40Les critères scolaires privilégiés par les deux formations dans le classement s’avèrent également convergents. Deux d’entre eux sont essentiels. Le premier est la filière suivie au lycée. Dans les deux universités, le choix a été fait de classer tous les bacheliers scientifiques en « oui », les dispositifs « oui si » étant réservés aux bacheliers généraux des autres filières et aux bacheliers technologiques et professionnels. L’extension du principe de sélection aux universités va ainsi clairement dans le sens de l’accentuation de la canalisation conservatrice des élèves et de ce fait de la « démocratisation ségrégative » de l’enseignement supérieur (Merle, 2000). Le second critère correspond aux résultats scolaires des candidats. Les mêmes types d’arbitrages entre différents critères (mention obtenue aux épreuves anticipées du baccalauréat, moyenne générale, notes dans certaines matières) et leur pondération ont été opérés dans les deux universités, reproduisant des logiques depuis longtemps en cours parmi les membres de commissions de recrutement des CPGE, et allant dans le sens d’une priorité donnée, non pas à la réussite dans une ou plusieurs disciplines étroitement liées aux formations proposées aux élèves, mais aux bons élèves de façon générale (van Zanten, 2016) :
Selon les formations, c’est des calculs très complexes pour arriver à tout ça… On utilise : la moyenne de la classe, l’écart-type, les moyennes dans certaines matières (pas toutes ; selon les formations). Mais, globalement, on va prendre les notes en sciences (de Première et Terminale) et les notes de Bac de français… La corrélation entre les notes du Bac et les résultats en première année n’est pas évidente. En fait, ce ne sont pas les notes du Bac [qui sont indicatives]. Par exemple, en maths, des étudiants qui ont eu 16-18, ils se plantent chez nous. C’est les mentions [qui comptent]. Ceux qui ont eu des mentions, globalement, ils réussissent chez nous… […] C’est le niveau global qui compte. S’ils ont été bons, en Première et Terminale, et qu’ils ont eu une mention, ils s’en sortent. […] Globalement, des étudiants qui sont très différents selon les matières etc., quand ils arrivent chez nous, ils ne réussissent pas. (Responsable des Licences scientifiques à Pariphérie, 28 mars 2019.)

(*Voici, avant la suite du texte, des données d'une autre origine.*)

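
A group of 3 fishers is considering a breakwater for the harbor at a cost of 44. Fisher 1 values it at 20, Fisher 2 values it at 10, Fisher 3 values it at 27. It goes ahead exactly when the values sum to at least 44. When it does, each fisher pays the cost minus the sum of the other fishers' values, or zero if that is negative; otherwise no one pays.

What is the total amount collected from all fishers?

21

Total value 57 ≥ cost 44, so it is built.
Fisher 1: others sum to 37; max(0, 44 - 37) = 7.
Fisher 2: others sum to 47; max(0, 44 - 47) = 0.
Fisher 3: others sum to 30; max(0, 44 - 30) = 14.
Total collected = 7 + 0 + 14 = 21.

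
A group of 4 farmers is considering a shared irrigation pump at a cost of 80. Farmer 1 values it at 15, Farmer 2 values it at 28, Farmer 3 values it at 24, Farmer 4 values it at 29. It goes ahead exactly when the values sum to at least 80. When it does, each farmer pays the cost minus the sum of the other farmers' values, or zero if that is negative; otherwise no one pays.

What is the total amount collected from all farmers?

33

Total value 96 ≥ cost 80, so it is built.
Farmer 1: others sum to 81; max(0, 80 - 81) = 0.
Farmer 2: others sum to 68; max(0, 80 - 68) = 12.
Farmer 3: others sum to 72; max(0, 80 - 72) = 8.
Farmer 4: others sum to 67; max(0, 80 - 67) = 13.
Total collected = 0 + 12 + 8 + 13 = 33.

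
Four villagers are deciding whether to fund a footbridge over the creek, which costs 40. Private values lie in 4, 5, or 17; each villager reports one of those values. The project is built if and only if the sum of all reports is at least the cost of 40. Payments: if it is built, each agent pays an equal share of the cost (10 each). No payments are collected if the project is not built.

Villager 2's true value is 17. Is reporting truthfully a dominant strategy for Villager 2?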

42Les deux formations ont néanmoins adopté des pratiques différentes par rapport à la prise en compte de l’origine géographique de leurs candidats. À Pariphérie, le responsable de la Licence de mathématiques indique ainsi ne pas avoir utilisé de pondération selon le lycée d’origine du candidat. À Paris-Monde en revanche, en cohérence avec la stratégie de recruter un maximum de bons lycéens, le choix a été fait de limiter le nombre de candidats retenus par lycée afin d’appeler en priorité les meilleurs de chaque établissement. Sans que Parcoursup encourage explicitement ce type de pratiques, l’opacité du fonctionnement des commissions d’examen des vœux favorise son adoption par les établissements et formations engagés dans des stratégies offensives vis-à-vis des CPGE. Or, comme le souligne la Cour des comptes, ce critère devrait être rendu invisible pour les acteurs institutionnels tant il est porteur de discriminations.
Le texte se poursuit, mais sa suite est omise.